Me: I was just gonna bring my fiancée
me: *keeps bumping the back of my hand against his trying to get him to hold mine*
death: quit it
nothing more Los Angeles than an earthquake getting jealous of the publicity the hurricane is getting
a nightmare where I’m performing disney on ice – but I don’t know how to do it, so I panic and just fireman-carry my partner around the arena for the entire seven and a half minute song, serenaded by the boos of furious children
Lifeguard is the weirdest job. Like hey, you’re 16 years old, make sure no one dies.
Satan: it’s just… people usually ask for something a little more substantial in exhange for their soul
Me: *straining to reach the remote* are you going to hand it to me or not??

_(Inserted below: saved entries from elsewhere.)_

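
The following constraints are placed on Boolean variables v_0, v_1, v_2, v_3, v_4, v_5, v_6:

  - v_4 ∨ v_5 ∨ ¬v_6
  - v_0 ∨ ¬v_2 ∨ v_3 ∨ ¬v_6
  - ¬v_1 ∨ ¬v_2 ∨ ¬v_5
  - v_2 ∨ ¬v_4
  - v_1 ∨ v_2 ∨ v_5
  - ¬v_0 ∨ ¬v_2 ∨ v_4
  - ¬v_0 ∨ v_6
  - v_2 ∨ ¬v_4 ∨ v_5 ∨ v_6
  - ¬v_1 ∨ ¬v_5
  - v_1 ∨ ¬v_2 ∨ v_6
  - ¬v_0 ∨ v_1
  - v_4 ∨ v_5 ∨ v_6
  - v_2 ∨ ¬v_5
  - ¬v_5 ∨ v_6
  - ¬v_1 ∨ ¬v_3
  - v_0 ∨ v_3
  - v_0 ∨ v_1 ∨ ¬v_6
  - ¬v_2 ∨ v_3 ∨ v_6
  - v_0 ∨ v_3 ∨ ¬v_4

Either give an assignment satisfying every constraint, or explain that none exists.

v_0 = True, v_1 = True, v_2 = True, v_3 = False, v_4 = True, v_5 = False, v_6 = True

Set v_0 = True.
  then (¬v_0 ∨ v_6) forces v_6 = True.
  then (¬v_0 ∨ v_1) forces v_1 = True.
  then (¬v_1 ∨ ¬v_3) forces v_3 = False.
  then (¬v_1 ∨ ¬v_5) forces v_5 = False.
  then (v_4 ∨ v_5 ∨ ¬v_6) forces v_4 = True.
  then (v_2 ∨ ¬v_4) forces v_2 = True.
All clauses satisfied.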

Am I the only one who was a kid in the 80’s that thought I would have more life challenges dealing with quicksand and lava?
me when the borders lift
SON: do you HAVE to walk around in just underwear?
DAD: I will if I want. now get me a beer
SON: what aisle?
DAD: do I LOOK like I work here?
her: the limit on tacos is 6 per person, sir
me: can i get 7
her: no
me: 8
her: no
me: 9
her: no
me: 10
her: you can’t do this forever
me: are you even familiar with numbers
her: yes?
me: 11
Me: Look, even if you could breathe underwater, no one wants to be Aquaman.
4yo: Who’s Aquaman?
Me: EXACTLY!
at work when it’s slow and everyone’s mad i like to say “at least we have our health and are surrounded by friends” and everyone gets more mad.
A man was arrested on Brighton beach today for throwing pebbles at the sea birds.
He was accused of having left no tern unstoned.
SUN: [explodes]
ME: are you mad at me
I’m not saying it’s hard for me to lose weight, I’m just saying if you interrupt me when I’m eating I’m starting over.